According to a recent study, the startup cost of new businesses averages around $30,000. Thus, many financial advisors have recommended that newly established companies should use their startup funds wisely. They do not only indicate saving up but also imply setting one’s financial priorities well.
Since startup financial resources are hard to come by, establishing important purchase decisions in your business is crucial in order to achieve a successful business launch.
Here are 6 money pits every startup businesses can avoid.
1. Subscription-based services
Paying for subscription-based services might appear to give a significant contribution to your business. However, spending your financial resources for them is unnecessary. That is because there are other better options available including project management software programs that are offered at a cheaper rate or as a free alternative. You can start your operations with these economical options and later transition to a paid solution when you can afford it.
2. Non-measurable outreach endeavors
Whether it is branding, marketing, or PR, if the results of your efforts cannot be measured then you shouldn’t spend the fund. At times when your budget is tight, your expenses should focus on those that can certainly build your business. If you want to know about endeavors that can help your business more, click here.
3. Employment of staffs
According to Paul Graham, a renowned tech investor, hiring a lot of staffs in your start-up is one way to misspend funds. It does not only add up to your expenses but also slows down your progress. Since adding staff requires you to carry out recruitment and training, it means you will be spending your time on it instead of heavily focusing on your business.
It is ideal to start with only the necessary number of employees. Most newly established businesses are better off aiming and focusing on marketing or sales and product development before hiring many employees. For your start-up, you should go for contractors, freelancers, and interns.

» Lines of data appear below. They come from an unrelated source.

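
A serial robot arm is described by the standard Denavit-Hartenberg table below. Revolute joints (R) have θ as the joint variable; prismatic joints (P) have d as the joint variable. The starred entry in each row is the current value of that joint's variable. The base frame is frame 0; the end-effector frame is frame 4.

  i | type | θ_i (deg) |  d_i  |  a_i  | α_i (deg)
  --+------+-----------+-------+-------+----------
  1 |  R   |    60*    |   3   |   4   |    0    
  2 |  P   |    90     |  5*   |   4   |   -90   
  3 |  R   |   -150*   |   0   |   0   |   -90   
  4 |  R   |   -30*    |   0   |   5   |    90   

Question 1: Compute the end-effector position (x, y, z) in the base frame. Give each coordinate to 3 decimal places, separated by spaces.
0.533 1.424 10.165

after link 1: o_1 = (2.0000, 3.4641, 3.0000)
after link 2: o_2 = (-1.4641, 5.4641, 8.0000)
after link 3: o_3 = (-1.4641, 5.4641, 8.0000)
after link 4: o_4 = (0.5335, 1.4240, 10.1651)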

4. Extravagant business trips or parties
According to some financial fitness advisors, most newly established businesses fail because they have wasted their money for unnecessary lavish social events. It has been considered as a golden role to not spend your start-up funds on expensive business trips and parties. A young company cannot afford this luxury. You can simply attend social events that require lesser costs.

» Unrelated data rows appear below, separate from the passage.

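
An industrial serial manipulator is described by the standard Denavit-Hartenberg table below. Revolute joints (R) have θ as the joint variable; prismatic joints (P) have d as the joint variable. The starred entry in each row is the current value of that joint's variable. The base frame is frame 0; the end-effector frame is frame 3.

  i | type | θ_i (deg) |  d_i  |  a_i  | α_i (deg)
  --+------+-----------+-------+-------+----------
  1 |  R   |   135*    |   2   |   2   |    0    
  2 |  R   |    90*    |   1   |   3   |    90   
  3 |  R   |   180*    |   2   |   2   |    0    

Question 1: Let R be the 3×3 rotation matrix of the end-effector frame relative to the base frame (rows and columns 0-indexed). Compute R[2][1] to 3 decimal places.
-1.000

End-effector y-axis (col 1 of R) = (0.0000,0.0000,-1.0000)
R[2][1] = -1.0000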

5. Paid email marketing lists and social media followers
Not only are paid email marketing lists and social media followers a scam, but they are also not effective methods of building your customer base. They may help your business look as if it has many followers and attract some people. However, this is considered as a risky strategy since the possibility of actually appealing to the customers is usually low.
6. Expensive shipping costs
Most business intelligence analysts believe that young companies should not be spending their money on expensive shipping expenses. If shipping is really needed for your business, you can cut down your expenses by supporting free packaging programs.
Each business is unique, thus requiring different tools and necessities at different times. If finance and budget are not your strong suit, it is important to have someone who can help you make smart decisions. Once you can understand the right way to spend money on things that are truly essential, your business can be positioned for a long-term success.